Citigroup and JPMorgan Chase expect oil prices to fall to the $60 range next year, and could go even lower if OPEC+ opens the taps. That poses a financial threat to Saudi Arabia, which needs oil prices closer to $100 a barrel to pay for Crown Prince Mohammed bin Salman's grand economic plans, according to the International Monetary Fund. Saudi Energy Minister Prince Abdulaziz bin Salman has often urged the group to be cautious in adding output to the market.
Meanwhile, Standard Chartered Plc believes that the oil market has “relaxed too quickly” on Middle East risks, and renewed hostilities between Israel and Iran after the U.S. election could boost oil prices. The bank‘s analysts pointed to the two months before the Jan. 20 U.S. presidential inauguration as a potential “window of intensification.” Crude oil prices posted their biggest drop in more than two years on Monday after Israel’s latest retaliatory strike on Iran avoided the OPEC producer‘s energy infrastructure. The targeting has both reduced concerns about the immediate risk to crude flows and shifted investors’ attention to expectations of a deterioration in the global oil supply and demand balance by 2025.
“There has been a tendency over the past year for markets to act as if every escalation in geopolitical risk in the Middle East is a downgrade,” the analysts wrote. “For now, Israel appears to have failed to accomplish many of its objectives in Iran, and the scope for further action is likely to expand significantly once the U.S. election vote is over,” they said. Standard Chartered forecasts global benchmark Brent crude oil prices at $89 a barrel and WTI crude oil prices at $86 a barrel in the first quarter of 2025.
The removal of the Middle East war premium has put weak fundamentals back in focus, including weak demand and ample global supply. OPEC+ plans to gradually restore production from December, and traders are divided on whether the alliance will proceed with the plan. “The focus remains largely on the removal of the war premium and whether OPEC+ will continue with its production increase plan,” said Robert Rennie, head of commodities and carbon strategy at Westpac Banking Corp. He added that Brent oil prices are expected to test the $60 area in a “short period of time.”

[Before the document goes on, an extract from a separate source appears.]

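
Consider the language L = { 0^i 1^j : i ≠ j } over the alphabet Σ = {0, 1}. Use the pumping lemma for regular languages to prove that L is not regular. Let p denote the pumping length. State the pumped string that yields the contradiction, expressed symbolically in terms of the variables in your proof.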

Commodity and financial markets are preparing for two big events next week, including the U.S. election and whether China will take further stimulus measures. Currie added that the market outlook facing the group ultimately depends on the outcome of the U.S. presidential election on November 5. He said: “The real geopolitical risk has not yet arrived, that is the shock wave brought by the U.S. election. This will touch the most vulnerable points around the world.”
In summary, the oil market is facing complex challenges, including weak demand, concerns about oversupply, uncertainties in geopolitical risks, and changes in global economic policies. OPEC+ decisions, tensions in the Middle East, and the dynamics of the global economy will have a profound impact on oil prices.